The CBB's new regulations aim to boost transparency, enhance corporate governance, and achieve social and climate-related objectives. This development comes as sustainability becomes a cornerstone of corporate strategy in the GCC, with businesses embracing initiatives focused on energy diversification, circular economy principles, sustainable infrastructure, and water conservation, all while adhering to global sustainability reporting standards.

"Sustainability is no longer a choice, it's a business imperative," says Grant Thornton Bahrain managing partner Jassim Abdulaal. "Companies in Bahrain and across the GCC are recognizing that embedding ESG principles into their operations drives innovation, builds trust, and creates long-term value. At Grant Thornton, we are proud to support organizations on this journey, helping them align with both local regulations and global standards while unlocking opportunities for growth."

The transition, however, presents challenges.

"Transitioning to a sustainable model requires substantial investment and a shift in mindset, which can be daunting for many businesses," notes Grant Thornton Bahrain Senior Partner Jatin Karia. "The high cost of adopting renewable energy, implementing eco-friendly technologies, and ensuring compliance with evolving regulatory frameworks are significant hurdles. Companies need tailored strategies to manage these challenges effectively while staying competitive."

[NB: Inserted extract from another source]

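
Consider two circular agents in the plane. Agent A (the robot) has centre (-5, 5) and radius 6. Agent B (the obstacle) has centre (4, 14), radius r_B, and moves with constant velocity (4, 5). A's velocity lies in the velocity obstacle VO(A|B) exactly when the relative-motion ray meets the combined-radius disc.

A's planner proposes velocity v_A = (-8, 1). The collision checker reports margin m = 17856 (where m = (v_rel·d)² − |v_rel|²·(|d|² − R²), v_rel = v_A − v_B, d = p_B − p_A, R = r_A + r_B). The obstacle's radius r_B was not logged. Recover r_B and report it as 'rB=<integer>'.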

Sunil Thakkar, Business Risk Services Partner at Grant Thornton Bahrain, emphasizes the importance of strategies for sustainability: "Conducting a robust materiality assessment is a crucial step for companies striving to align with CBB ESG requirements. While many organizations approach it as a compliance exercise, it holds far greater potential. A well-executed materiality assessment helps identify critical risks and opportunities, providing valuable insights to build a resilient and sustainable business model. At Grant Thornton, we guide businesses through this process, ensuring it adds value by increasing stakeholder engagement and driving long-term growth."

Grant Thornton offers comprehensive support to businesses navigating this evolving landscape, from baseline assessments and sustainability strategy development to conducting materiality assessments and ESG training for board members.

"Boards must lead from the top to ensure sustainability strategies are integrated into core business operations," Mr Karia adds. "By proactively engaging with materiality assessments, companies can transform ESG compliance from a regulatory requirement into a catalyst for innovation and value creation."